Comparing functions with their alias in GLM.jl

Not sure how clear the title is or whether this is the right place for asking the following question, but any way… :slight_smile:

I am testing the GLM package mostly for educational purposes. In the package documentation I saw that the lm function is an alias to fit(LinearModel,...) and glm for fit(GeneralizedLinearModel). However, when I compare the two functions, I get a false statement. For instance,

using DataFrames, GLM

data = DataFrame(X=[1,2,3], Y=[1,0,1])

probit1 = glm(@formula(Y~X), data, Binomial(), ProbitLink())
probit2 =fit(GeneralizedLinearModel, @formula(Y~X), data, Binomial(), ProbitLink())

probit1 == probit2       # return false

I don’t understand why this happens (the false return)

Try isapprox, I guess? Maybe there are numerical differences that don’t matter qualitatively but get detected by ==

also, isequal(probit1,probit2) returns false

I’m not exactly sure what this comparison does but glms are maximum likelihood estimations so you would have to set a seed I think. Is this the same for lm? Of course numerical differences may still persist

I was just playing around.
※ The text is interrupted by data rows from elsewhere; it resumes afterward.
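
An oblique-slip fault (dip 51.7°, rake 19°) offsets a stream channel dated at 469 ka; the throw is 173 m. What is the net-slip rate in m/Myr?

dip-slip = throw / sin(dip) = 173 / sin(51.7°) = 220.4 m
net slip = dip-slip / sin(rake) = 220.4 / sin(19°) = 677.1 m
rate = 677.1 m / 469 ka = 0.00144 m/yr = 1440 m/Myr

1440 m/Myr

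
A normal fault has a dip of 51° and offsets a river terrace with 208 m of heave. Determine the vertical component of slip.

throw = heave × tan(dip) = 208 × tan(51°) = 257 m

257 m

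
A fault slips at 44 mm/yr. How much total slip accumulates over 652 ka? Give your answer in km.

28.7 km

slip = rate × time = 44 mm/yr × 652 ka = 28700 m = 28.7 km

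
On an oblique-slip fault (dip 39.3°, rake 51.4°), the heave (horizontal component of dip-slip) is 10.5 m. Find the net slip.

17.4 m

dip-slip = heave / cos(dip) = 10.5 / cos(39.3°) = 13.57 m
net slip = dip-slip / sin(rake) = 13.57 / sin(51.4°) = 17.4 m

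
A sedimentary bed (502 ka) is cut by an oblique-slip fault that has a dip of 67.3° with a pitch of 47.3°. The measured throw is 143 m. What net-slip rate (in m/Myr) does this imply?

420 m/Myr

dip-slip = throw / sin(dip) = 143 / sin(67.3°) = 155 m
net slip = dip-slip / sin(rake) = 155 / sin(47.3°) = 210.9 m
rate = 210.9 m / 502 ka = 0.000420 m/yr = 420 m/Myr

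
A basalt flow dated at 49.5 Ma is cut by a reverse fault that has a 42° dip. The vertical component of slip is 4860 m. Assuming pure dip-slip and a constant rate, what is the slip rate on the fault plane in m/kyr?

dip-slip = throw / sin(dip) = 4860 m / sin(42°) = 7263 m
rate = 7263 m / 49.5 Ma = 0.000147 m/yr = 0.147 m/kyr

0.147 m/kyr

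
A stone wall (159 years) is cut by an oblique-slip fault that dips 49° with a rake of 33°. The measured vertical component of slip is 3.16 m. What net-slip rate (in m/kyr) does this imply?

48.4 m/kyr

dip-slip = throw / sin(dip) = 3.16 / sin(49°) = 4.187 m
net slip = dip-slip / sin(rake) = 4.187 / sin(33°) = 7.688 m
rate = 7.688 m / 159 years = 0.0484 m/yr = 48.4 m/kyr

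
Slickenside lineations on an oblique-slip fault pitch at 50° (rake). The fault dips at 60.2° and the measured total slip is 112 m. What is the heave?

42.6 m

dip-slip = net slip × sin(rake) = 112 m × sin(50°) = 85.80 m
heave = dip-slip × cos(dip) = 85.80 × cos(60.2°) = 42.6 m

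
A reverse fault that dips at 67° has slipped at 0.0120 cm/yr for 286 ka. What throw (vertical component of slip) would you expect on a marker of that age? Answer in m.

31.6 m

dip-slip = rate × time = 0.0120 cm/yr × 286 ka = 34.32 m
throw = dip-slip × sin(dip) = 34.32 × sin(67°) = 31.6 m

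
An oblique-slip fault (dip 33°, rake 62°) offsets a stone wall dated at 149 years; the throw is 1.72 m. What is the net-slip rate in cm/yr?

2.40 cm/yr

dip-slip = throw / sin(dip) = 1.72 / sin(33°) = 3.158 m
net slip = dip-slip / sin(rake) = 3.158 / sin(62°) = 3.577 m
rate = 3.577 m / 149 years = 0.0240 m/yr = 2.40 cm/yr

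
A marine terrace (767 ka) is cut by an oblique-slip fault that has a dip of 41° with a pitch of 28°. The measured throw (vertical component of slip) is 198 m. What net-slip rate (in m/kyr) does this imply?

0.838 m/kyr

dip-slip = throw / sin(dip) = 198 / sin(41°) = 301.8 m
net slip = dip-slip / sin(rake) = 301.8 / sin(28°) = 642.9 m
rate = 642.9 m / 767 ka = 0.000838 m/yr = 0.838 m/kyr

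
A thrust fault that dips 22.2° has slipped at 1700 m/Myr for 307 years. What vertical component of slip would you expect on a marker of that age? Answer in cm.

19.7 cm

dip-slip = rate × time = 1700 m/Myr × 307 years = 0.5219 m
throw = dip-slip × sin(dip) = 0.5219 × sin(22.2°) = 0.197 m = 19.7 cm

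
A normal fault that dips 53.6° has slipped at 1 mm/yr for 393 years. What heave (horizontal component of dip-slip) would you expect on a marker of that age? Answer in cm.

dip-slip = rate × time = 1 mm/yr × 393 years = 0.3930 m
heave = dip-slip × cos(dip) = 0.3930 × cos(53.6°) = 0.233 m = 23.3 cm

23.3 cm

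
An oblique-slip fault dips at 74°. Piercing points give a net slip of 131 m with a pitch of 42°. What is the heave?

dip-slip = net slip × sin(rake) = 131 m × sin(42°) = 87.66 m
heave = dip-slip × cos(dip) = 87.66 × cos(74°) = 24.2 m

24.2 m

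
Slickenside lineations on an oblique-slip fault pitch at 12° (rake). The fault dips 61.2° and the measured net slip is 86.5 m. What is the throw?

15.8 m

dip-slip = net slip × sin(rake) = 86.5 m × sin(12°) = 17.98 m
throw = dip-slip × sin(dip) = 17.98 × sin(61.2°) = 15.8 m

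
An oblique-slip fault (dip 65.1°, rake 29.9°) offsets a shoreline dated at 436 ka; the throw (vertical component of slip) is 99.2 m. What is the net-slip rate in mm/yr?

0.503 mm/yr

dip-slip = throw / sin(dip) = 99.2 / sin(65.1°) = 109.4 m
net slip = dip-slip / sin(rake) = 109.4 / sin(29.9°) = 219.4 m
rate = 219.4 m / 436 ka = 0.000503 m/yr = 0.503 mm/yr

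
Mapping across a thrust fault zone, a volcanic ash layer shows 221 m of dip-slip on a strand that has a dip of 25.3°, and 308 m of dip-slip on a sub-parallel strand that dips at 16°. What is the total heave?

heave_A = 221 × cos(25.3°) = 199.8 m
heave_B = 308 × cos(16°) = 296.1 m
total = 199.8 + 296.1 = 496 m

496 m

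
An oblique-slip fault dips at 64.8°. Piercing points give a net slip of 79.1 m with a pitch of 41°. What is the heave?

dip-slip = net slip × sin(rake) = 79.1 m × sin(41°) = 51.89 m
heave = dip-slip × cos(dip) = 51.89 × cos(64.8°) = 22.1 m

22.1 m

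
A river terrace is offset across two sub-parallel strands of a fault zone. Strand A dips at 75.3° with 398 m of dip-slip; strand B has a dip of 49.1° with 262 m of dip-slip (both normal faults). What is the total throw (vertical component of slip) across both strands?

throw_A = 398 × sin(75.3°) = 385 m
throw_B = 262 × sin(49.1°) = 198 m
total = 385 + 198 = 583 m

583 m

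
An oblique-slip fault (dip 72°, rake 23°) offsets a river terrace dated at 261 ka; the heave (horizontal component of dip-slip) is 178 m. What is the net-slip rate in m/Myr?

dip-slip = heave / cos(dip) = 178 / cos(72°) = 576 m
net slip = dip-slip / sin(rake) = 576 / sin(23°) = 1474 m
rate = 1474 m / 261 ka = 0.00565 m/yr = 5650 m/Myr

5650 m/Myr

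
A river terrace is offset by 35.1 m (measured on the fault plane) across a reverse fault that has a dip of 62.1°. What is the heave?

heave = dip-slip × cos(dip) = 35.1 m × cos(62.1°) = 16.4 m

16.4 m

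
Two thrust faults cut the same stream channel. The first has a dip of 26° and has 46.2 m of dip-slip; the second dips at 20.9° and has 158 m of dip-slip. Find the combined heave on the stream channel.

heave_A = 46.2 × cos(26°) = 41.52 m
heave_B = 158 × cos(20.9°) = 147.6 m
total = 41.52 + 147.6 = 189 m

189 m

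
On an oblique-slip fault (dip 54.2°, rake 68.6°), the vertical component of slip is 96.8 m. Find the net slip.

dip-slip = throw / sin(dip) = 96.8 / sin(54.2°) = 119.3 m
net slip = dip-slip / sin(rake) = 119.3 / sin(68.6°) = 128 m

128 m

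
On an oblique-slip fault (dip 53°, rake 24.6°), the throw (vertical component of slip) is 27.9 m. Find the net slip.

dip-slip = throw / sin(dip) = 27.9 / sin(53°) = 34.93 m
net slip = dip-slip / sin(rake) = 34.93 / sin(24.6°) = 83.9 m

83.9 m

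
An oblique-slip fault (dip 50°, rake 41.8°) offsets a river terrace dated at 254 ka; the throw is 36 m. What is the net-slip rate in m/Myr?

dip-slip = throw / sin(dip) = 36 / sin(50°) = 46.99 m
net slip = dip-slip / sin(rake) = 46.99 / sin(41.8°) = 70.51 m
rate = 70.51 m / 254 ka = 0.000278 m/yr = 278 m/Myr

278 m/Myr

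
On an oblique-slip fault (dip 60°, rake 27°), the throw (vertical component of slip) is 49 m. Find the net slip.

125 m

dip-slip = throw / sin(dip) = 49 / sin(60°) = 56.58 m
net slip = dip-slip / sin(rake) = 56.58 / sin(27°) = 125 m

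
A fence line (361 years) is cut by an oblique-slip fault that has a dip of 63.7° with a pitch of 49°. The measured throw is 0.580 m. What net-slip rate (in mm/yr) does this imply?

dip-slip = throw / sin(dip) = 0.580 / sin(63.7°) = 0.6470 m
net slip = dip-slip / sin(rake) = 0.6470 / sin(49°) = 0.8572 m
rate = 0.8572 m / 361 years = 0.00237 m/yr = 2.37 mm/yr

2.37 mm/yr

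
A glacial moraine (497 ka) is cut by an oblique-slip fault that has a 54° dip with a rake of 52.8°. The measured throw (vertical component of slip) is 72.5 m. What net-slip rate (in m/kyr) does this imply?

dip-slip = throw / sin(dip) = 72.5 / sin(54°) = 89.61 m
net slip = dip-slip / sin(rake) = 89.61 / sin(52.8°) = 112.5 m
rate = 112.5 m / 497 ka = 0.000226 m/yr = 0.226 m/kyr

0.226 m/kyr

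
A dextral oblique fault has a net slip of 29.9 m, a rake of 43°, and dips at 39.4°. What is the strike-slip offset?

strike-slip = net slip × cos(rake) = 29.9 m × cos(43°) = 21.9 m

21.9 m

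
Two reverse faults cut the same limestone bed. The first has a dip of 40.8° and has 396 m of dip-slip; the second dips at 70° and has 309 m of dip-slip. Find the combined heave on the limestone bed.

heave_A = 396 × cos(40.8°) = 299.8 m
heave_B = 309 × cos(70°) = 105.7 m
total = 299.8 + 105.7 = 405 m

405 m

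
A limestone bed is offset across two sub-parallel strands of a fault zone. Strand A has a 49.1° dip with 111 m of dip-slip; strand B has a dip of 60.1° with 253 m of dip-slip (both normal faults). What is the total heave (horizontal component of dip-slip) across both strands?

199 m

heave_A = 111 × cos(49.1°) = 72.68 m
heave_B = 253 × cos(60.1°) = 126.1 m
total = 72.68 + 126.1 = 199 m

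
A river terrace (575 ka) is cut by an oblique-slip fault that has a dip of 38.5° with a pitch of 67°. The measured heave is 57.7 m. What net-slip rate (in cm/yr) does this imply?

0.0139 cm/yr

dip-slip = heave / cos(dip) = 57.7 / cos(38.5°) = 73.73 m
net slip = dip-slip / sin(rake) = 73.73 / sin(67°) = 80.09 m
rate = 80.09 m / 575 ka = 0.000139 m/yr = 0.0139 cm/yr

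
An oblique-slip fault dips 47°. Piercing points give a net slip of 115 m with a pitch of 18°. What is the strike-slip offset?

109 m

strike-slip = net slip × cos(rake) = 115 m × cos(18°) = 109 m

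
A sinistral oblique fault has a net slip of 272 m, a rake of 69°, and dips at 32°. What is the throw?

dip-slip = net slip × sin(rake) = 272 m × sin(69°) = 253.9 m
throw = dip-slip × sin(dip) = 253.9 × sin(32°) = 135 m

135 m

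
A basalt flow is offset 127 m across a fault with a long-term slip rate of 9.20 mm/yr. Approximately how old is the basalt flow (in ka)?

age = offset / rate = 127 m / (9.20 mm/yr) = 13800 yr = 13.8 ka

13.8 ka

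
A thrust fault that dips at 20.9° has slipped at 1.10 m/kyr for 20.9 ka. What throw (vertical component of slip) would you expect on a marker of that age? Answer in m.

8.20 m

dip-slip = rate × time = 1.10 m/kyr × 20.9 ka = 22.99 m
throw = dip-slip × sin(dip) = 22.99 × sin(20.9°) = 8.20 m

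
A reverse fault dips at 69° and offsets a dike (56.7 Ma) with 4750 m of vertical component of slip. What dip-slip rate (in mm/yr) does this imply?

0.0897 mm/yr

dip-slip = throw / sin(dip) = 4750 m / sin(69°) = 5088 m
rate = 5088 m / 56.7 Ma = 0.0000897 m/yr = 0.0897 mm/yr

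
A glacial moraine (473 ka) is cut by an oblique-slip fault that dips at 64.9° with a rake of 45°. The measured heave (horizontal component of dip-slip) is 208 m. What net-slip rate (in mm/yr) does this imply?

dip-slip = heave / cos(dip) = 208 / cos(64.9°) = 490.3 m
net slip = dip-slip / sin(rake) = 490.3 / sin(45°) = 693.4 m
rate = 693.4 m / 473 ka = 0.00147 m/yr = 1.47 mm/yr

1.47 mm/yr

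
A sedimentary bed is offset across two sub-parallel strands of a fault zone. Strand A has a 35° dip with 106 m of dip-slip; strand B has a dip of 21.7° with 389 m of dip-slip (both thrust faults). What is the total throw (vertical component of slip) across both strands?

205 m

throw_A = 106 × sin(35°) = 60.80 m
throw_B = 389 × sin(21.7°) = 143.8 m
total = 60.80 + 143.8 = 205 m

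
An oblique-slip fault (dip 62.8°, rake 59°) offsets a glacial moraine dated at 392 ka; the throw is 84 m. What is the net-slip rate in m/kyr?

dip-slip = throw / sin(dip) = 84 / sin(62.8°) = 94.44 m
net slip = dip-slip / sin(rake) = 94.44 / sin(59°) = 110.2 m
rate = 110.2 m / 392 ka = 0.000281 m/yr = 0.281 m/kyr

0.281 m/kyr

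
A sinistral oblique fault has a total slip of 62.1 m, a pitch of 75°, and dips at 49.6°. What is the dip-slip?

dip-slip = net slip × sin(rake) = 62.1 m × sin(75°) = 60 m

60 m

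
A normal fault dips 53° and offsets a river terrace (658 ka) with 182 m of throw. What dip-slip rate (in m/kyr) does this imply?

dip-slip = throw / sin(dip) = 182 m / sin(53°) = 227.9 m
rate = 227.9 m / 658 ka = 0.000346 m/yr = 0.346 m/kyr

0.346 m/kyr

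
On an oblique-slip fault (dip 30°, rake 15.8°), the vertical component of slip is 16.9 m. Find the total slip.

124 m

dip-slip = throw / sin(dip) = 16.9 / sin(30°) = 33.80 m
net slip = dip-slip / sin(rake) = 33.80 / sin(15.8°) = 124 m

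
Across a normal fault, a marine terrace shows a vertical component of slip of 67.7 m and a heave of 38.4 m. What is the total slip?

net slip = √(throw² + heave²) = √(67.7² + 38.4²) = 77.8 m

77.8 m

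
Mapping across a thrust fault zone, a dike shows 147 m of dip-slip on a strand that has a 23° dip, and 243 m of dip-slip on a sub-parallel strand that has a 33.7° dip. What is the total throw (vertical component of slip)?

192 m

throw_A = 147 × sin(23°) = 57.44 m
throw_B = 243 × sin(33.7°) = 134.8 m
total = 57.44 + 134.8 = 192 m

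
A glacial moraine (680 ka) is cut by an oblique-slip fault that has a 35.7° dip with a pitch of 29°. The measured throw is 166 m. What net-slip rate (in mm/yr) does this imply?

dip-slip = throw / sin(dip) = 166 / sin(35.7°) = 284.5 m
net slip = dip-slip / sin(rake) = 284.5 / sin(29°) = 586.8 m
rate = 586.8 m / 680 ka = 0.000863 m/yr = 0.863 mm/yr

0.863 mm/yr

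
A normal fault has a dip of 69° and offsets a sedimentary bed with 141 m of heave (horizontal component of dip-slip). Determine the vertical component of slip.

throw = heave × tan(dip) = 141 × tan(69°) = 367 m

367 m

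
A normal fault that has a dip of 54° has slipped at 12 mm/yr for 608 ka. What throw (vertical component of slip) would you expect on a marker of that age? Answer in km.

dip-slip = rate × time = 12 mm/yr × 608 ka = 7296 m
throw = dip-slip × sin(dip) = 7296 × sin(54°) = 5900 m = 5.90 km

5.90 km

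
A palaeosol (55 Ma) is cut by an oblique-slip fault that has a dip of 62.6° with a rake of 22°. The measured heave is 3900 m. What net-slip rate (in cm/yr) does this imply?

0.0411 cm/yr

dip-slip = heave / cos(dip) = 3900 / cos(62.6°) = 8475 m
net slip = dip-slip / sin(rake) = 8475 / sin(22°) = 22620 m
rate = 22620 m / 55 Ma = 0.000411 m/yr = 0.0411 cm/yr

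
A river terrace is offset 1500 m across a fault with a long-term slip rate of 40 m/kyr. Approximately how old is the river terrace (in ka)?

age = offset / rate = 1500 m / (40 m/kyr) = 37500 yr = 37.5 ka

37.5 ka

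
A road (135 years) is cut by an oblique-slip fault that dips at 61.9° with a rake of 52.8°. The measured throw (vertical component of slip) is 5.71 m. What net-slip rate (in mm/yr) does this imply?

60.2 mm/yr

dip-slip = throw / sin(dip) = 5.71 / sin(61.9°) = 6.473 m
net slip = dip-slip / sin(rake) = 6.473 / sin(52.8°) = 8.126 m
rate = 8.126 m / 135 years = 0.0602 m/yr = 60.2 mm/yr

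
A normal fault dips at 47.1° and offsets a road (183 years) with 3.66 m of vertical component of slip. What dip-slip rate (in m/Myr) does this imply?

27300 m/Myr

dip-slip = throw / sin(dip) = 3.66 m / sin(47.1°) = 4.996 m
rate = 4.996 m / 183 years = 0.0273 m/yr = 27300 m/Myr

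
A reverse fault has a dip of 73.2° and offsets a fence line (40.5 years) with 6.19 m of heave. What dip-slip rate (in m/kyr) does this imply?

529 m/kyr

dip-slip = heave / cos(dip) = 6.19 m / cos(73.2°) = 21.42 m
rate = 21.42 m / 40.5 years = 0.529 m/yr = 529 m/kyr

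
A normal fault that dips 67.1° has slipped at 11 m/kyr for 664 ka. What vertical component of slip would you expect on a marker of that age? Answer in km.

dip-slip = rate × time = 11 m/kyr × 664 ka = 7304 m
throw = dip-slip × sin(dip) = 7304 × sin(67.1°) = 6730 m = 6.73 km

6.73 km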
However, I expected a true returns, since glm is an alias of fit(GeneralizedLinearModel,...)

sorry I meant isapprox and edited my post

isapprox(probit1,probit2) returns an error

MethodError: no method matching isapprox(::StatsModels.TableRegressionModel{GeneralizedLinearModel{GLM.GlmResp{Array{Float64,1},Binomial{Float64},ProbitLink},GLM.DensePredChol{Float64,LinearAlgebra.Cholesky{Float64,Array{Float64,2}}}},Array{Float64,2}}, ::StatsModels.TableRegressionModel{GeneralizedLinearModel{GLM.GlmResp{Array{Float64,1},Binomial{Float64},ProbitLink},GLM.DensePredChol{Float64,LinearAlgebra.Cholesky{Float64,Array{Float64,2}}}},Array{Float64,2}})

I am using Julia 1.5.2 on win10 64bit, GLM 1.3.10

Note that

julia> glm(@formula(Y~X), data, Binomial(), ProbitLink())  == glm(@formula(Y~X), data, Binomial(), ProbitLink()) 
false

I think the problem is with the comparison.
This works for me so the models are equivalent:

julia> coef(probit1) == coef(probit2)
true

julia> stderr(probit1) == stderr(probit2)
true

why that happens? I am asking just for curiosity

I am getting the same result. Only when I compare probit1 ==probit2 I get a false return

I am not the right person to answer that question with authority but basically == is implemented via multiple dispatch for different types.

e.g.

julia> typeof(probit1)
StatsModels.TableRegressionModel{GeneralizedLinearModel{GLM.GlmResp{Array{Float64,1},Binomial{Float64},ProbitLink},GLM.DensePredChol{Float64,Cholesky{Float64,Array{Float64,2}}}},Array{Float64,2}}

so it is not clear what it does exactly for this type. One would have to check the source of the GLM package if that defines a specific ==. There is a fallback I think:

from the docs:

help?> isequal
search: isequal issetequal InverseSquareLink

  isequal(x, y)

  Similar to ==, except for the treatment of floating point numbers and of missing values. isequal treats all floating-point NaN values as equal to each other, treats -0.0 as
  unequal to 0.0, and missing as equal to missing. Always returns a Bool value.

  Implementation
  ≡≡≡≡≡≡≡≡≡≡≡≡≡≡≡≡

  The default implementation of isequal calls ==, so a type that does not involve floating-point values generally only needs to define ==.

  isequal is the comparison function used by hash tables (Dict). isequal(x,y) must imply that hash(x) == hash(y).

  This typically means that types for which a custom == or isequal method exists must implement a corresponding hash method (and vice versa). Collections typically implement isequal
  by calling isequal recursively on all contents.

  Scalar types generally do not need to implement isequal separate from ==, unless they represent floating-point numbers amenable to a more efficient implementation than that
  provided as a generic fallback (based on isnan, signbit, and ==).

EDIT:

Looks like the fallback is called which would not work I guess

julia> @which isequal(probit1, probit2)
isequal(x, y) in Base at operators.jl:123

By default == falls back to ===, and I don’t think anybody cared about implementing == for GLMs. So two different fits will always be considered as different. PR welcome to implement a smarter behavior (by calling == recursively on relevant fields).

I am not sure that == is a very useful operator for types like this to expose in the API. For any nontrivial data, you only get exact == if you run the exact same exercise.